While Rothko believed his paintings spoke for themselves—and routinely derided art critics who attempted to explain his practice with words—that didn’t stop him from developing his own theories about the power of art and the creative process. Throughout his career, from the late 1920s until his death in 1970, the New York–based painter amassed a body of writing and gave a number of interviews that reveal his views on how creativity can be unlocked and encouraged. Below, I try to highlight several of this great artist’s words of wisdom.

Coming of age

In one of Rothko’s earliest essays, “New Training for Future Artists and Art Lovers” (1934), the artist emphasized the creative benefits of approaching art like a child might—instinctively, without the guidelines of overbearing instruction.
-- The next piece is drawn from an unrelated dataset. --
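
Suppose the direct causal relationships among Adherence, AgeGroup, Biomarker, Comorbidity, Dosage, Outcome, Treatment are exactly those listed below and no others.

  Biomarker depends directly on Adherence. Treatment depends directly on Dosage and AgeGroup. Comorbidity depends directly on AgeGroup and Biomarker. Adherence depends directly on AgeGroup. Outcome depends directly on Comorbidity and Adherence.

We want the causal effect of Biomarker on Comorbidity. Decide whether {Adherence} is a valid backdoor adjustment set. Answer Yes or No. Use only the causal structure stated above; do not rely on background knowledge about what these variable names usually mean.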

By watching children work, he wrote, “you will see them put forms, figures, and views into pictorial arrangements, employing of necessity most of the rules of optical perspective and geometry, but without the knowledge that they are employing them.” This may be why, he wrote, “their paintings are so fresh, so vivid and varied.” He added that an artist of any skill level should seek to “make his work arresting and provoking of attention.”
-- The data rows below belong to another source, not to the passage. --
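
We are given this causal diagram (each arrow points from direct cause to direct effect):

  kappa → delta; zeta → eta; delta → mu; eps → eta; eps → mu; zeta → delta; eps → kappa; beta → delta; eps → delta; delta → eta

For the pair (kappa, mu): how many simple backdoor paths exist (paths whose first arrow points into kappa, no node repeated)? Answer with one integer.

4

A backdoor path from kappa to mu is any simple undirected path whose first edge points into kappa (i.e. leaves kappa via a parent).
Parents of kappa: {eps}.
Enumerating:
  P1: kappa <- eps -> delta -> mu
  P2: kappa <- eps -> eta <- zeta -> delta -> mu
  P3: kappa <- eps -> eta <- delta -> mu
  P4: kappa <- eps -> mu
That exhausts the simple backdoor paths. Count: 4.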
What’s more, Rothko advised artists to naturally express emotions and experiences, like children do, in order to develop their own unique style. “As a result of this method,” he wrote, “each child works on his own idea, and actually develops a style of his own whereby his work is distinguishable from everyone else’s.”

Rothko came of age at a time when painters itched to break completely from the confines of representation. Building on forays into abstraction pioneered by their modernist predecessors, like Wassily Kandinsky, Rothko and his fellow Abstract Expressionists wanted to remove all allusions to the physical world in their work. Instead, their paintings would embody metaphysical forces and interior worlds. As art critic David Cotner put it, Rothko “used colours, shades and gestures as moving evocations of mythology itself.”

Indeed, Rothko emphasised that “the most interesting painting is one that expresses more of what one thinks than of what one sees.”

Likewise, he placed great weight on abstraction’s ability to convey what is most important to humans—not the world around them, but their emotional life. “[Shapes] have no direct association with any particular visible experience, but in them, one recognises the principle and passion of organisms,” he wrote, in the art journal Possibilities.

Artists’s ego

Rothko also identified the artist’s ego as a major roadblock in facilitating a meaningful connection between artwork and audience. He believed that ego, or allusions to the artist’s biography and role in society, only distracted from art’s true power to elicit “pure human reactions.”

While Rothko embedded his own emotions into his abstractions, he believed these were universal elements of the human experience, not unique to his situation. “I don’t express myself in my paintings,” reported the critic Harold Rosenberg. “I express my not-self.” He further reported.

The most poignant example of Rothko’s intent to remove ego from art is his theoretical manuscript The Artist’s Reality, which was published by his family in 2004, long after the artist’s 1970 suicide (Rothko suffered from depression throughout his adult life). While the text presents many of Rothko’s most developed theories on art and creativity, he very rarely uses the word ‘I,’ and doesn’t mention his own paintings or practice. Indeed, his transcendent abstractions, too, are absent of any ‘I.’ Instead, they express emotions that are universally understood and experienced by humans.